Mikhail Gerasimov
Mikhail Gerasimov

Reputation: 39636

Method chaining with asyncio coroutines

I want to implement method chaining, but not for usual functions - for asyncio coroutines.

import asyncio


class Browser:
    @asyncio.coroutine
    def go(self):
        # some actions
        return self

    @asyncio.coroutine
    def click(self):
        # some actions
        return self

"Intuitive" way to call chain wouldn't work, because single method returns coroutine (generator), not self:

@asyncio.coroutine
def main():
    br = yield from Browser().go().click()  # this will fail

loop = asyncio.get_event_loop()
loop.run_until_complete(main())

Correct way to call chain is:

br = yield from (yield from Browser().go()).click()

But it looks ugly and becomes unreadable when chain grows.

Is there any way to do this better? Any ideas are welcome.

Upvotes: 9

Views: 7756

Answers (3)

drukmano
drukmano

Reputation: 51

I had the same issue and wrote quent to handle these cases:

from quent import ChainAttr

br = await ChainAttr(Browser()).go().click().run()

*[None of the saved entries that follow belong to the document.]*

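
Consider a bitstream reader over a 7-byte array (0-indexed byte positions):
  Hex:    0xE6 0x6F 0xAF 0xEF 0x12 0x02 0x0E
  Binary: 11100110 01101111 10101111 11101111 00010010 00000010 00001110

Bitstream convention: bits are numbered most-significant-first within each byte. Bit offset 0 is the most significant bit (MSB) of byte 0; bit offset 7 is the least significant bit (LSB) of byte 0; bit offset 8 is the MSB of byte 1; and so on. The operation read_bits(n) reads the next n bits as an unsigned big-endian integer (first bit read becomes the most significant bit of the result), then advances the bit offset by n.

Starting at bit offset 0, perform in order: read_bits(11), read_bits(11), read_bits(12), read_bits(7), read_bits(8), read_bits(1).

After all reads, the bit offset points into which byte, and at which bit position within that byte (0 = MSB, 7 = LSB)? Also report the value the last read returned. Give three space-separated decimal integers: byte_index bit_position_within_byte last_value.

Read 1: bits[0:11] width=11 -> value=1843 (bin 11100110011); offset now 11 = byte 1 bit 3; 45 bits remain
Read 2: bits[11:22] width=11 -> value=1003 (bin 01111101011); offset now 22 = byte 2 bit 6; 34 bits remain
Read 3: bits[22:34] width=12 -> value=4028 (bin 111110111100); offset now 34 = byte 4 bit 2; 22 bits remain
Read 4: bits[34:41] width=7 -> value=36 (bin 0100100); offset now 41 = byte 5 bit 1; 15 bits remain
Read 5: bits[41:49] width=8 -> value=4 (bin 00000100); offset now 49 = byte 6 bit 1; 7 bits remain
Read 6: bits[49:50] width=1 -> value=0 (bin 0); offset now 50 = byte 6 bit 2; 6 bits remain

Answer: 6 2 0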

It also supports method cascading without the class having to implement it itself (i.e. without return self):

from quent import CascadeAttr

br = await CascadeAttr(Browser()).go().click().run()

Upvotes: 1

Mikhail Gerasimov
Mikhail Gerasimov

Reputation: 39636

I created solution, that do a job close to the needed. Idea is to use wrapper for Browser() which uses __getattr__ and __call__ to collect action (like getting attribute or call) and return self to catch next one action. After all actions collected, we "catch" yiled from wrapper using __iter__ and process all collected actions.

import asyncio


def chain(obj):
    """
    Enables coroutines chain for obj.
    Usage: text = yield from chain(obj).go().click().attr
    Note: Returns not coroutine, but object that can be yield from.
    """
    class Chain:
        _obj = obj
        _queue = []

        # Collect getattr of call to queue:
        def __getattr__(self, name):
            Chain._queue.append({'type': 'getattr', 'name': name})
            return self

        def __call__(self, *args, **kwargs):
            Chain._queue.append({'type': 'call', 'params': [args, kwargs]})
            return self

        # On iter process queue:
        def __iter__(self):
            res = Chain._obj
            while Chain._queue:
                action = Chain._queue.pop(0)
                if action['type'] == 'getattr':
                    res = getattr(res, action['name'])
                elif action['type'] == 'call':
                    args, kwargs = action['params']
                    res = res(*args, **kwargs)
                if asyncio.iscoroutine(res):
                    res = yield from res
            return res
    return Chain()

Usage:

class Browser:
    @asyncio.coroutine
    def go(self):
        print('go')
        return self

    @asyncio.coroutine
    def click(self):
        print('click')
        return self

    def text(self):
        print('text')
        return 5


@asyncio.coroutine
def main():
    text = yield from chain(Browser()).go().click().go().text()
    print(text)


loop = asyncio.get_event_loop()
loop.run_until_complete(main())

Output:

go
click
go
text
5

Note, that chain() doesn't return real coroutine, but object that can be used like coroutine on yield from. We should wrap result of chain() to get normal coroutine, which can be passed to any asyncio function that requires coroutine:

@asyncio.coroutine
def chain_to_coro(chain):
    return (yield from chain)


@asyncio.coroutine
def main():
    ch = chain(Browser()).go().click().go().text()
    coro = chain_to_coro(ch)

    results = yield from asyncio.gather(*[coro], return_exceptions=True)
    print(results)

Output:

go
click
go
text
[5]

Upvotes: 5

dano
dano

Reputation: 94981

It's still not particularly pretty, but you could implement a chain function that scales a little bit better:

import asyncio  

@asyncio.coroutine
def chain(obj, *funcs):
    for f, *args in funcs:
        meth = getattr(obj, f)  # Look up the method on the object
        obj = yield from meth(*args) 
    return obj

class Browser:
    @asyncio.coroutine
    def go(self, x, y):
        return self

    @asyncio.coroutine
    def click(self):
        return self


@asyncio.coroutine
def main():
        #br = yield from (yield from Browser().go(3, 4)).click()
        br = yield from chain(Browser(), 
                                ("go", 3, 4),
                                ("click",))

loop = asyncio.get_event_loop()
loop.run_until_complete(main())

The idea is to pass tuples in a (method_name, arg1, arg2, argX) format to the chain function, rather than actually chaining the method calls themselves. You can just pass the method names directly if you don't need to support passing arguments to any of the methods in the chain.